Despite that headwind, sales of the vaccine totaled nearly $370 million in the three months from July to September — more than 60% higher than predicted by investment bank Cowen heading into the quarter's end.
That lift helped drive 17% year-over-year growth for GSK's vaccines business overall, outpacing the 3% growth posted by the drugmaker's pharmaceuticals unit.
"For Shingrix, we are on track with good momentum and this is a very large opportunity, but in the near-term our ability to grow sales will be limited by our supply," said Luke Miels, head of global pharmaceuticals at GSK, on a Wednesday earnings call.
The prospects for GSK's two other top priority assets, meanwhile, remain more emerging than realized. Sales of Trelegy Ellipta (fluticasone furoate/umeclidinium/vilanterol) and Juluca (dolutegravir/rilpivirine) are growing yet low. And more broadly, GSK looks to have tougher challenges ahead in both respiratory and HIV.

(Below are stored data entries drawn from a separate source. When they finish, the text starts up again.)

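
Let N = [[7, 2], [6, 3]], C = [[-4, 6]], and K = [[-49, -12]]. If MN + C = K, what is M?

M = [[-3, -4]]

MN = K − C = [[-45, -18]].
Since N sits to the right of M, M = (K − C)N⁻¹.
det N = 9; the adjugate gives N⁻¹ = [[1/3, -2/9], [-2/3, 7/9]].
M = (K − C)N⁻¹ = [[-3, -4]].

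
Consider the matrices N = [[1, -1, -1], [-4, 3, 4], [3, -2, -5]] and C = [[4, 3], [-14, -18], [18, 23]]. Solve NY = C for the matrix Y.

Y = [[-2, 5], [-2, 6], [-4, -4]]

N is on the left of Y, so left-multiply by N⁻¹: Y = N⁻¹C.
det N = 2, so N⁻¹ = [[-7/2, -3/2, -1/2], [-4, -1, 0], [-1/2, -1/2, -1/2]].
Y = N⁻¹C = [[-7/2, -3/2, -1/2], [-4, -1, 0], [-1/2, -1/2, -1/2]] · [[4, 3], [-14, -18], [18, 23]] = [[-2, 5], [-2, 6], [-4, -4]].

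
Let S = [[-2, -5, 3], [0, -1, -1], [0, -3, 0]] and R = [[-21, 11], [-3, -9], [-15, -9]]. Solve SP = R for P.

S is on the left of P, so left-multiply by S⁻¹: P = S⁻¹R.
det S = 6; the adjugate gives S⁻¹ = [[-1/2, -3/2, 4/3], [0, 0, -1/3], [0, -1, 1/3]].
P = S⁻¹R = [[-1/2, -3/2, 4/3], [0, 0, -1/3], [0, -1, 1/3]] · [[-21, 11], [-3, -9], [-15, -9]] = [[-5, -4], [5, 3], [-2, 6]].

P = [[-5, -4], [5, 3], [-2, 6]]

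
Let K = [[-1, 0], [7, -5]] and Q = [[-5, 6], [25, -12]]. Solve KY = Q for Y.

Y = [[5, -6], [2, -6]]

K is on the left of Y, so left-multiply by K⁻¹: Y = K⁻¹Q.
det K = 5; the adjugate gives K⁻¹ = [[-1, 0], [-7/5, -1/5]].
Y = K⁻¹Q = [[-1, 0], [-7/5, -1/5]] · [[-5, 6], [25, -12]] = [[5, -6], [2, -6]].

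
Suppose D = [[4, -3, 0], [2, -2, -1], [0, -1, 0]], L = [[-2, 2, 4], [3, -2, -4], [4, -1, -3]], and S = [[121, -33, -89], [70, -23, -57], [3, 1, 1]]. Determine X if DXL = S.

X = [[2, 4, 5], [-2, -1, -1], [0, -4, 1]]

Isolating X: multiply by D⁻¹ from the left and L⁻¹ from the right, so X = D⁻¹SL⁻¹.
det D = -4; the adjugate gives D⁻¹ = [[1/4, 0, -3/4], [0, 0, -1], [1/2, -1, 1/2]].
det L = 2, so L⁻¹ = [[1, 1, 0], [-7/2, -5, 2], [5/2, 3, -1]].
D⁻¹S = [[28, -9, -23], [-3, -1, -1], [-8, 7, 13]].
X = (D⁻¹S)L⁻¹ = [[2, 4, 5], [-2, -1, -1], [0, -4, 1]].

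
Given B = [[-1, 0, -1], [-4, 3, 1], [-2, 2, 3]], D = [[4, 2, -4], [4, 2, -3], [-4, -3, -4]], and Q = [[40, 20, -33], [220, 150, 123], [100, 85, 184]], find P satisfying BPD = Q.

Left-multiply by B⁻¹ and right-multiply by D⁻¹: P = B⁻¹QD⁻¹.
B has determinant -5; B⁻¹ = [[-7/5, 2/5, -3/5], [-2, 1, -1], [2/5, -2/5, 3/5]].
det D = 4; the adjugate gives D⁻¹ = [[-17/4, 5, 1/2], [7, -8, -1], [-1, 1, 0]].
B⁻¹Q = [[-28, -19, -15], [40, 25, 5], [-12, -1, 48]].
P = (B⁻¹Q)D⁻¹ = [[1, -3, 5], [0, 5, -5], [-4, -4, -5]].

P = [[1, -3, 5], [0, 5, -5], [-4, -4, -5]]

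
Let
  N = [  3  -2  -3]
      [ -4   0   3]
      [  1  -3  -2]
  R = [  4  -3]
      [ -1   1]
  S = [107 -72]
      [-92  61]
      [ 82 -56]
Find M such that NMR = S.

M = [[4, 5], [-4, -3], [-5, -4]]

M = N⁻¹SR⁻¹ (apply N⁻¹ on the left and R⁻¹ on the right).
det N = 1; the adjugate gives N⁻¹ = [[9, 5, -6], [-5, -3, 3], [12, 7, -8]].
det R = 1; the adjugate gives R⁻¹ = [[1, 3], [1, 4]].
N⁻¹S = [[11, -7], [-13, 9], [-16, 11]].
M = (N⁻¹S)R⁻¹ = [[4, 5], [-4, -3], [-5, -4]].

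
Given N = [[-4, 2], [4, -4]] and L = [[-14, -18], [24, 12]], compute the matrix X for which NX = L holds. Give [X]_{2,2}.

N is on the left of X, so left-multiply by N⁻¹: X = N⁻¹L.
det N = 8, so N⁻¹ = [[-1/2, -1/4], [-1/2, -1/2]].
X = N⁻¹L = [[-1/2, -1/4], [-1/2, -1/2]] · [[-14, -18], [24, 12]] = [[1, 6], [-5, 3]].

3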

In respiratory diseases, entry of generic copies to Advair (fluticasone/salmetrol) — while yet to materialize — will arrive soon and weigh on the company in 2019. Even without knockoffs, sales of the former flagship drug are expected to decline 30% in 2018.

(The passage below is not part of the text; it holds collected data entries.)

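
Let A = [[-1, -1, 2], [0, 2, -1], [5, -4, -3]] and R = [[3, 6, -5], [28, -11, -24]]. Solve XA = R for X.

X = [[2, 6, 1], [-3, 3, 5]]

Right-multiplying both sides by A⁻¹ gives X = RA⁻¹.
A has determinant -5; A⁻¹ = [[2, 11/5, 3/5], [1, 7/5, 1/5], [2, 9/5, 2/5]].
X = RA⁻¹ = [[3, 6, -5], [28, -11, -24]] · [[2, 11/5, 3/5], [1, 7/5, 1/5], [2, 9/5, 2/5]] = [[2, 6, 1], [-3, 3, 5]].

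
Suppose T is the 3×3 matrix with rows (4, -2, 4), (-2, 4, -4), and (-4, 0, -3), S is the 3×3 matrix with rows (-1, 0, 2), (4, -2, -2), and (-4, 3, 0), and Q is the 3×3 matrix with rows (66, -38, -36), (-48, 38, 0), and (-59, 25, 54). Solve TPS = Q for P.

P = T⁻¹QS⁻¹ (apply T⁻¹ on the left and S⁻¹ on the right).
T has determinant -4; T⁻¹ = [[3, 3/2, 2], [-5/2, -1, -2], [-4, -2, -3]].
det S = 2; the adjugate gives S⁻¹ = [[3, 3, 2], [4, 4, 3], [2, 3/2, 1]].
T⁻¹Q = [[8, -7, 0], [1, 7, -18], [9, 1, -18]].
P = (T⁻¹Q)S⁻¹ = [[-4, -4, -5], [-5, 4, 5], [-5, 4, 3]].

P = [[-4, -4, -5], [-5, 4, 5], [-5, 4, 3]]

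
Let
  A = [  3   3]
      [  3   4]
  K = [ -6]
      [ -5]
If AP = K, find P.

P = [[-3], [1]]

Since A multiplies P on the left, P = A⁻¹K.
det A = 3; the adjugate gives A⁻¹ = [[4/3, -1], [-1, 1]].
P = A⁻¹K = [[4/3, -1], [-1, 1]] · [[-6], [-5]] = [[-3], [1]].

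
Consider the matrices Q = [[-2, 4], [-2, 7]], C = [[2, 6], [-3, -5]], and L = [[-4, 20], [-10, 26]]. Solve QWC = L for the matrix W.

W = [[-1, 0], [2, 2]]

Isolating W: multiply by Q⁻¹ from the left and C⁻¹ from the right, so W = Q⁻¹LC⁻¹.
det Q = -6; the adjugate gives Q⁻¹ = [[-7/6, 2/3], [-1/3, 1/3]].
det C = 8, so C⁻¹ = [[-5/8, -3/4], [3/8, 1/4]].
Q⁻¹L = [[-2, -6], [-2, 2]].
W = (Q⁻¹L)C⁻¹ = [[-1, 0], [2, 2]].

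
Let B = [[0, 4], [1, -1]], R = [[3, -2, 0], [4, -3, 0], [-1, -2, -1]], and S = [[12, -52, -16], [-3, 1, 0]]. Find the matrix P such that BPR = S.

P = [[-4, 4, 4], [1, 1, 4]]

Isolating P: multiply by B⁻¹ from the left and R⁻¹ from the right, so P = B⁻¹SR⁻¹.
B has determinant -4; B⁻¹ = [[1/4, 1], [1/4, 0]].
det R = 1; the adjugate gives R⁻¹ = [[3, -2, 0], [4, -3, 0], [-11, 8, -1]].
B⁻¹S = [[0, -12, -4], [3, -13, -4]].
P = (B⁻¹S)R⁻¹ = [[-4, 4, 4], [1, 1, 4]].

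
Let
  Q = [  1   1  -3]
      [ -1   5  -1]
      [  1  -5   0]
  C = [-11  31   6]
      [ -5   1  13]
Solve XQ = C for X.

X = [[-4, 6, -1], [-4, -1, -2]]

Since Q sits to the right of X, X = CQ⁻¹.
det Q = -6, so Q⁻¹ = [[5/6, -5/2, -7/3], [1/6, -1/2, -2/3], [0, -1, -1]].
X = CQ⁻¹ = [[-11, 31, 6], [-5, 1, 13]] · [[5/6, -5/2, -7/3], [1/6, -1/2, -2/3], [0, -1, -1]] = [[-4, 6, -1], [-4, -1, -2]].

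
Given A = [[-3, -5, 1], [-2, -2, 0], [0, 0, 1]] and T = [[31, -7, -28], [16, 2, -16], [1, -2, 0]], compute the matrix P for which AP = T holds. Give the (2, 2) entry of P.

Left-multiplying both sides by A⁻¹ gives P = A⁻¹T.
A has determinant -4; A⁻¹ = [[1/2, -5/4, -1/2], [-1/2, 3/4, 1/2], [0, 0, 1]].
P = A⁻¹T = [[1/2, -5/4, -1/2], [-1/2, 3/4, 1/2], [0, 0, 1]] · [[31, -7, -28], [16, 2, -16], [1, -2, 0]] = [[-5, -5, 6], [-3, 4, 2], [1, -2, 0]].

4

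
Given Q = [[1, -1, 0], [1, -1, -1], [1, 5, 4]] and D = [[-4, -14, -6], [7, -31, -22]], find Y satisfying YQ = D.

Y = [[5, -6, -3], [5, 6, -4]]

Q is on the right of Y, so right-multiply by Q⁻¹: Y = DQ⁻¹.
det Q = 6, so Q⁻¹ = [[1/6, 2/3, 1/6], [-5/6, 2/3, 1/6], [1, -1, 0]].
Y = DQ⁻¹ = [[-4, -14, -6], [7, -31, -22]] · [[1/6, 2/3, 1/6], [-5/6, 2/3, 1/6], [1, -1, 0]] = [[5, -6, -3], [5, 6, -4]].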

Elsewhere in respiratory, AstraZeneca's Fasenra (benralizumab) and now Sanofi's Dupixent (dupilimuab) are challengers to GSK's asthma drug Nucala (mepolizumab).
"This is very much a three-dog fight between us, Fasenra and Dupixent," said GSK's Miels. "In the second half of 2019, I am more optimistic. However, we have to be realistic in the short-term: there will be volume growth but there will also be competitive pressure in terms of patients," he continued.
Meanwhile Gilead's Biktarvy (bictegravir/emtricitabine/tenofovir alafenamide) has quickly established itself and threatens to blunt GSK's own offerings.
Investors, then, are looking to what GSK can bring forward from its pipeline after a year of program culls and a refocusing of resources now led by R&D head Hal Barron.
The process of whittling lower priority assets away from future "winners" appears to be continuing too — the pharma terminated four programs from Phase 2 during the third quarter.
"We are stopping some of these things so that we can focus on the priorities we have organically but we also want to do — and have appointed a new leader to think about — [business development]," said GSK's Walmsley, referring to Kevin Sin, who was brought on from his prior role as Genentech's head of oncology business development.
Next year will bring updates on seven experimental pipeline assets, including one cancer candidate with high expectations attached to it. GSK now has to deliver.